After the report aired, dozens of supporters reached out to Alinejad in encouragement of her work for female expression, including Orsonneau and those at Reporters Without Borders.
“Most people offered consolation that the campaign must be really doing some good for the state TV to make up such an attack,” Alinejad said.
One friend created an online petition gathering signatures from journalists in support of legal action on Alinejad’s behalf, and another started a Facebook page, “We Are All Masih” to rally support around the journalist and Stealthy Freedoms.
Alinejad herself responded with a YouTube video. In the video, she is walking around a London Underground station — the same in which the fictional rape had taken place — with her head uncovered. She is singing a song.
“In Iran, I was not allowed to be myself,” Alinejad said of her decision to film a response. “And this video was to say, ‘You just want to hide [the women]’ … And that was my song.”
Several other rumors have swirled around Alinejad in the wake of the media attention surrounding the Stealthy Freedoms Facebook page.
Conservative Iranian TV presenter Vahid Yaminpour took to his own Facebook page to similarly denounce Alinejad and her work with Stealthy Freedoms.
“Masih Alinejad is a whore,” he wrote. “She’s just trying to compensate her psychological (and probably financial) needs by recruiting young women and sharing her notoriety with younger women who are still not prostitutes.”
Detractors claim Alinejad is fabricating the images as a promotion for her own career; they say she demands money for interviews with large media outlets (for the record: Alinejad was not paid for her interview in The Washington Post); and they point to her work in Europe as proof that the Western government is paying her to disavow Iranian traditional dress. All of which Alinejad continues to insist is untrue.
“My mother and sister wear hijab,” Alinejad said. “I respect them. I want [Iran] to respect me.”
Alinejad said she is working with a BBC journalist to independently vet the images in hopes that this will alleviate some of the rumors about the page’s authenticity.
As a direct result of this smear campaign, Alinejad has created hard rules regarding photo submissions to the Stealthy Freedoms page. She said she does this in order to protect the submitters as well as the reputation of the page.
No photos of women under the age of 18. And no photos submitted by men.
“I have to say, ‘I can’t trust that you are the person [in the photo],’” she said. “I have to say, ‘This is a place for women … I have to be careful.’”
She’s also taken to warning the women who send close-up images that the photos could easily be identified by Iran’s “morality police.”
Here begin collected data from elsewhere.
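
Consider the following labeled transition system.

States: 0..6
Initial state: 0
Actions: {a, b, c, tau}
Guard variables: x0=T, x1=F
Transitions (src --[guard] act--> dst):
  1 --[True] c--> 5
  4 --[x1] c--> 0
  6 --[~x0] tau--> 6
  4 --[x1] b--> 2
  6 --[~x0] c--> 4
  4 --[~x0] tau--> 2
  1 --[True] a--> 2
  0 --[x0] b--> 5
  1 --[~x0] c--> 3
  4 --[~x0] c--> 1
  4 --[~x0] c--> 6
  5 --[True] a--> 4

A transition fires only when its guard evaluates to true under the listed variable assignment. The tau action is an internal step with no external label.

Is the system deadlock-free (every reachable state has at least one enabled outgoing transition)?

R = {0,4,5}
  0: b→5  [deg 1]
  4: ∅  [deadlock]
  5: a→4  [deg 1]
trace reaching 4: b·a

Answer: DEADLOCK at state 4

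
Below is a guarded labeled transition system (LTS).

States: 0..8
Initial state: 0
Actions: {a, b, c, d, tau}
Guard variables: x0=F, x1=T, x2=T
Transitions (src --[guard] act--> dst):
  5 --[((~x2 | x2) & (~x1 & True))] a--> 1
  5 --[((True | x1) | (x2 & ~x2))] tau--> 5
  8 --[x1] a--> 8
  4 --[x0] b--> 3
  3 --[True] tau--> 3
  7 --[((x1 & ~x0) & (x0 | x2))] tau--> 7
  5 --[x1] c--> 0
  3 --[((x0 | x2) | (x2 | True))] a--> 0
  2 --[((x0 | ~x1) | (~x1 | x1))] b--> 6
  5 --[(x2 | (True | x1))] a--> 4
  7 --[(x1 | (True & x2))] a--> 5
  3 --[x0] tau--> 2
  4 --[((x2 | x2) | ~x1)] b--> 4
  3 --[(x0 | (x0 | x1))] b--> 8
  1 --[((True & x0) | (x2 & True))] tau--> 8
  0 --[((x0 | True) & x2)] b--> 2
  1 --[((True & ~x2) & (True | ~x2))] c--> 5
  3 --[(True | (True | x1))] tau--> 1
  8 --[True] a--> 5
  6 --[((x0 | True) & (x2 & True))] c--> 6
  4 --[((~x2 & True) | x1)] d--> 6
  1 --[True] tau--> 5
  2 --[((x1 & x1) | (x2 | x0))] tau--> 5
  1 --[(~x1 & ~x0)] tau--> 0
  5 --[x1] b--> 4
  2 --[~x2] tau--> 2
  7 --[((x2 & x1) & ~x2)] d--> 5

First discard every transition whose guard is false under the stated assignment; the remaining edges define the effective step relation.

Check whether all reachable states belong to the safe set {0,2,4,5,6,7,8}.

Allowed set {0,2,4,5,6,7,8}
Reachable = {0,2,4,5,6}
  0: safe
  2: safe
  4: safe
  5: safe
  6: safe

Answer: INVARIANT HOLDS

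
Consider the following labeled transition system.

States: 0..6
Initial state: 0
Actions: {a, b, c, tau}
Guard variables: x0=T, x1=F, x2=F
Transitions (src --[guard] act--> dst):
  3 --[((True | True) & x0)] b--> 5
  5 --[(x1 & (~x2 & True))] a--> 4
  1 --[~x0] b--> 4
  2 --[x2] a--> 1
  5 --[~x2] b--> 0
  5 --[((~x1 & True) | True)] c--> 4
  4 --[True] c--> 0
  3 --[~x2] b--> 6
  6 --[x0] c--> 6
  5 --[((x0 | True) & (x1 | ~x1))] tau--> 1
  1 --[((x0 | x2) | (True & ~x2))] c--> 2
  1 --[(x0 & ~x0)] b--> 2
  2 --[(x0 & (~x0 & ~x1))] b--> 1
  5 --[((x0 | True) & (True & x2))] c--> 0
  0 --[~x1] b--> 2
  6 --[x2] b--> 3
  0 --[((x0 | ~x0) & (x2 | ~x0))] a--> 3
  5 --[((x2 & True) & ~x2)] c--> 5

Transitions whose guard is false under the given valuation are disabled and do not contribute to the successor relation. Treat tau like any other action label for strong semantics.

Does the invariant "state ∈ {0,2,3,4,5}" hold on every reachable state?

Allowed set {0,2,3,4,5}
Reachable = {0,2}
  0: safe
  2: safe

Answer: INVARIANT HOLDS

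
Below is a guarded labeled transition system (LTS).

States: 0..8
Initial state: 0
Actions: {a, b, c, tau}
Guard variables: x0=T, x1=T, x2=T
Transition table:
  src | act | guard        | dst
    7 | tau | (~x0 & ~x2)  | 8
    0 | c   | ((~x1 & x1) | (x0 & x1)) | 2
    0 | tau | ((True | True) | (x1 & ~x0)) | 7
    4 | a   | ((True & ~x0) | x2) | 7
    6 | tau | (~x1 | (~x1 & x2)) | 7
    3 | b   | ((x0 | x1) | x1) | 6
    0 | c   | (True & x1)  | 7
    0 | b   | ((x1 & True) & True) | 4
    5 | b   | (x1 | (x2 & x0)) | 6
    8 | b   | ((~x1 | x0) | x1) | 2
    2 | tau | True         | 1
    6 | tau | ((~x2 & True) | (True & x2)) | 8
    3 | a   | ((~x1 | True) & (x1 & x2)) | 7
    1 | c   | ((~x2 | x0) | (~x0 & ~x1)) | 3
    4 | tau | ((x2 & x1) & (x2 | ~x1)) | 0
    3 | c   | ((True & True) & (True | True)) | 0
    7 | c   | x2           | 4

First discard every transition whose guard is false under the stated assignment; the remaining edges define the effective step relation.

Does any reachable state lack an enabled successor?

Answer: DEADLOCK-FREE

Trace:
Reach set: {0,1,2,3,4,6,7,8}
  0: b→4  c→2  c→7  tau→7  [deg 4]
  1: c→3  [deg 1]
  2: tau→1  [deg 1]
  3: a→7  b→6  c→0  [deg 3]
  4: a→7  tau→0  [deg 2]
  6: tau→8  [deg 1]
  7: c→4  [deg 1]
  8: b→2  [deg 1]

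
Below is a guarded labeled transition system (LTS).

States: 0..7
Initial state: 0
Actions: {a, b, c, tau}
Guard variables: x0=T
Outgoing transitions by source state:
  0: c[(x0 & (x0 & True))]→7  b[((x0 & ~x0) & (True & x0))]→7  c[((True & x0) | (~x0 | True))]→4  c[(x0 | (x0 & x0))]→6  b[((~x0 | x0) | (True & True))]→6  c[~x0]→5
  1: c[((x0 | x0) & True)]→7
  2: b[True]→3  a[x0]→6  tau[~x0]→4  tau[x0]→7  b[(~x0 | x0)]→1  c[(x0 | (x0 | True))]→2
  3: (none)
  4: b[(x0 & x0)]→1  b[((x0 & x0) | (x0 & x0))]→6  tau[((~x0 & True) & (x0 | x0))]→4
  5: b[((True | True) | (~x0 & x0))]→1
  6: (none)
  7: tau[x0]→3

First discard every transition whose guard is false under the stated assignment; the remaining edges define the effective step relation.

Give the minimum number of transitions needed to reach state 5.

Answer: UNREACHABLE

Working:
BFS to 5:
  Layer 0: {0}
  Layer 1: {4,6,7}
  Layer 2: {1,3}
5 never appears.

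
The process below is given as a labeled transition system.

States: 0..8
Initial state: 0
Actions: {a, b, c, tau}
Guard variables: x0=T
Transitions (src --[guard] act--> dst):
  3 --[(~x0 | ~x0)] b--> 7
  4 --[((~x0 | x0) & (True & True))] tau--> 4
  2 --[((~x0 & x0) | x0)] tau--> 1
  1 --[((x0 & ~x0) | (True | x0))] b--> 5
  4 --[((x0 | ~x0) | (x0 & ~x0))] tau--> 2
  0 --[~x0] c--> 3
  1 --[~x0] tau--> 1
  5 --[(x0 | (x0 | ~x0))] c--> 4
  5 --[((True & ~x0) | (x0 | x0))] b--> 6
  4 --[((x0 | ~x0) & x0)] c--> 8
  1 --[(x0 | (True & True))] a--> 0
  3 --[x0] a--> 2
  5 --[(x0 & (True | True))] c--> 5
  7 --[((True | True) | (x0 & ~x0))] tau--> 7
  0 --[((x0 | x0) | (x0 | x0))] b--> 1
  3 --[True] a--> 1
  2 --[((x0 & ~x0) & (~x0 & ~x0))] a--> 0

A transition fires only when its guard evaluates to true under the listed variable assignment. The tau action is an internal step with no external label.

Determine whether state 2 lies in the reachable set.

13 transition(s) survive guard evaluation.
Layer 0: {0}
Layer 1: {1}  total {0,1}
Layer 2: {5}  total {0,1,5}
Layer 3: {4,6}  total {0,1,4,5,6}
Layer 4: {2,8}  total {0,1,2,4,5,6,8}
Reach set: {0,1,2,4,5,6,8}
Path to 2: b·b·c·tau

Answer: REACHABLE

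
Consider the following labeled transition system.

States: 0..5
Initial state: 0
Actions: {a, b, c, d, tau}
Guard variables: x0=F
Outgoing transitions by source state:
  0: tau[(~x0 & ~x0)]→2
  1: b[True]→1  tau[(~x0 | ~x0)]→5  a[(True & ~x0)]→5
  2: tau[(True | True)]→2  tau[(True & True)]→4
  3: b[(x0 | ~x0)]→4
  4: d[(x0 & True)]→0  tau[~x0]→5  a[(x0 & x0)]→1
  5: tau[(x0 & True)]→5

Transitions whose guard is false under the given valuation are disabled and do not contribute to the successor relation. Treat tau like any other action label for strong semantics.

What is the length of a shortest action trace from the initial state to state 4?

Answer: 2

Analysis:
Layered search for 4:
  depth 0: {0}
  depth 1: {2}
  depth 2: {4}
depth(4)=2, e.g. tau·tau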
“I always ask, ‘Are you sure you want me to publish this picture? It might get international attention,’” she said. “And if the photo is especially descriptive, or if the camera is particularly close to their faces, I ask them again. Just so they know.”
But despite the attacks and fabricated reports, Alinejad has no plans to discontinue Stealthy Freedoms, and she’s still receiving photo submissions every day. She said the page has become even more popular in wake of the false reports and threats to her safety.
“The women are becoming braver,” she said, pointing to a photo of a woman sitting in a public plaza with her head uncovered.